On 21 July 2023 Conic Finance's ETH Omnipool on Ethereum lost roughly 1,700 ETH, about $3.6 million, to a read-only reentrancy attack. The attacker flash-loaned around $134 million, deposited into the Curve rETH pool, then called Curve's remove_liquidity(), which sends ETH to the recipient before the pool's totalSupply and balances are finalized, triggering the attacker contract's fallback during an inconsistent intermediate state. Inside that callback the attacker re-entered ConicEthPool.withdraw(), causing Conic's Curve LP oracle to value the LP token from Curve's virtual price and totalSupply while the pool was mid-operation, returning an inflated price. Conic's reentrancy guard was bypassed because its _isETH check assumed Curve v2 ETH pools list the native ETH placeholder address (0xEeee...EEeE) as a coin, whereas they actually use the WETH address, so the guard never fired. The inflated valuation let the attacker mint excess cncETH and withdraw more than deposited.

On June 24, 2022, Harmony's Horizon bridge was exploited for approximately $99.7 million. The Ethereum-side bridge was secured by a 5-validator multisig configured at a low 2-of-5 threshold, so compromising just two keys gave full control of the funds. Per Harmony's post-mortem the private keys were not stored in plaintext but were doubly encrypted via a passphrase and a key management service, with no single machine holding multiple plaintext keys; the attacker nonetheless breached Harmony's hot signing infrastructure and was able to access and decrypt several keys, including those used to sign the unauthorized transfers, because the decryption capability lived within reach of the compromised environment.
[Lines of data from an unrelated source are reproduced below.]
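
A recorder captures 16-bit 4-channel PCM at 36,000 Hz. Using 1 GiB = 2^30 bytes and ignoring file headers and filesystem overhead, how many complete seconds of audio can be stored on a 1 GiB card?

3,728 seconds

Uncompressed byte rate = 36,000 × 2 × 4 = 288,000 bytes/s.
Capacity = 1 × 1,073,741,824 = 1,073,741,824 bytes.
1,073,741,824 / 288,000 ≈ 3728.27 s → 3,728 seconds.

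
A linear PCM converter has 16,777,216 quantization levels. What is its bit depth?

log2(16,777,216) = 24.

24 bits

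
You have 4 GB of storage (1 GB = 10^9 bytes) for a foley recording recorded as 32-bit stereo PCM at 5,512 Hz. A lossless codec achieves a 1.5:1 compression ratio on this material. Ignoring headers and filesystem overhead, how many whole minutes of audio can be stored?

2,267 minutes

Uncompressed byte rate = 5,512 × 4 × 2 = 44,096 bytes/s.
After 1.5:1 compression, effective rate ≈ 29397.33 bytes/s.
Capacity = 4 × 1,000,000,000 = 4,000,000,000 bytes.
4,000,000,000 / effective rate ≈ 136066.76 s → 2,267 minutes.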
With two decrypted keys meeting the threshold, the attacker signed and confirmed the drain across 11 transactions (the 2 refers to the signature threshold, not the transaction count). The FBI and Elliptic attributed the theft to North Korea's Lazarus Group (APT38); the stolen assets were swapped to Ether and laundered through Tornado Cash and later RAILGUN.

On 30 April 2022 the Rari Capital / Fei Protocol Fuse lending pools on Ethereum lost approximately $80 million (about $79.7 million across ETH, FEI, DAI, LUSD and USDC). Fuse pools were a fork of Compound's CToken, but the CEther contract sent ETH using low-level call.value() instead of Compound's gas-capped transfer(), forwarding all remaining gas to the recipient's fallback. The borrow() function called doTransferOut(), which performed that call.value() ETH transfer to the borrower before the borrow and collateral accounting was finalized, violating checks-effects-interactions. The attacker's fallback re-entered the Comptroller's exitMarket() while the deposited collateral was still counted as backing the loan, freeing the collateral while keeping the borrowed ETH; the Comptroller's reentrancy guard did not cover exitMarket on the affected pools. Funded by Balancer flash loans, this cross-contract reentrancy drained seven pools.